Flaxseed, in addition to being an alpha-linoleic acid, is a rich source of lignans, which make platelets less sticky, thus helping to reduce clotting and possibly reducing the risk of blood clots (Clark WF et al 1994). Flax lignans help reduce inflammation of the digestive tract and support a healthy balance of intestinal bacteria, as well as assist in the metabolism of hormones.

Finally, retinoic acids, a group of natural and synthetic vitamin A derivatives, have potent anti-inflammatory and immunomodulatory properties. Retinoic acids reduce inflammatory cytokine production. Animals with lupus receiving retinoic acid supplements experienced fewer symptoms, including reduced kidney inflammation and less swelling of the lymph nodes and spleen (Perez de Lema G et al 2004). Immune cell activity was also reduced (Perez de Lema G et al 2004).

Antioxidants

A low level of antioxidants has been shown to be associated with flare-ups. Antioxidants are valuable for their ability to reduce free-radical damage (Parke DV et al 1996). Dietary intake of antioxidants is decreased in people with SLE ( Bae SC et al 2002). Those with lupus exhibit significantly reduced levels of internally produced antioxidants such as glutathione and superoxide dismutase ( Bae SC et al 2002).

Vitamin E. Vitamin E helps stabilize membranes of lysosomes, or immune cells that contain destructive enzymes used to fight intruders. When membranes are unstable, these enzymes cause damage to surrounding healthy tissue. Vitamin E can help prevent the onset of autoimmune attacks by stabilizing membranes of lysosomes (Ayres S Jr et al 1978). The symptoms of mice with lupus that were treated with vitamin E greatly improved. The mice lived longer, immune cell activity was normalized, anti-DNA antibodies were reduced, and kidney function improved (Weimann BJ et al 1999).

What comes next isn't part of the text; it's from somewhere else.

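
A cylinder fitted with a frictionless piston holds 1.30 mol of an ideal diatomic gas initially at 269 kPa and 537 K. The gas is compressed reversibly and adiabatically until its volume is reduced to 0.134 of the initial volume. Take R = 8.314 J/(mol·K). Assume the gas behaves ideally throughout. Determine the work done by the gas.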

Selenium. Selenium is a potent antioxidant that enhances cell repair. Fifty patients with lupus who had low glutathione levels were treated with selenium and vitamin E. The addition of these nutrients increased glutathione levels in 8 weeks (Juhlin L et al 1982). Selenium stimulates vitamin E in its role of immune and antioxidant regulation (Sprietsma JE 1999).

Vitamin D

People with lupus are frequently deficient in vitamin D. There are several reasons for this, including avoidance of the sun because of the photosensitivity that is associated with the disease (Becker A et al 2001; Huisman AM et al 2001). Persons with SLE are at increased risk of low bone mineral density and osteoporosis, partly because of a deficiency in vitamin D but also because of glucocorticoid therapy and disease-associated conditions such as chronic arthritis, reduced physical activity, and endocrine dysfunction (Bultink IE et al 2005; DiMunno O et al 2004).

Because of the risk of osteoporosis and the vitamin D deficiency associated with SLE, vitamin D and calcium supplementation are prescribed initially, especially for postmenopausal women and patients on glucocorticoid therapy (Franchimont N et al 2003; Sen D et al 2001).

In recent years, another interesting role for vitamin D in autoimmune disorders has emerged. Vitamin D has been found to exert profound effects on the immune system, including suppression of T-cell activation (Deluca HF et al 2001; May E et al 2004). Animal studies have shown that vitamin D, along with sufficient calcium intake, can either prevent or markedly suppress autoimmune diseases such as lupus. The mechanism of action may be related to the ability of vitamin D to stimulate IL-4, which suppresses inflammatory T-cell activity. Although studies are still ongoing, this suggests a possible important role for vitamin D in the future treatment of lupus and other immune system disorders (Deluca HF et al 2001).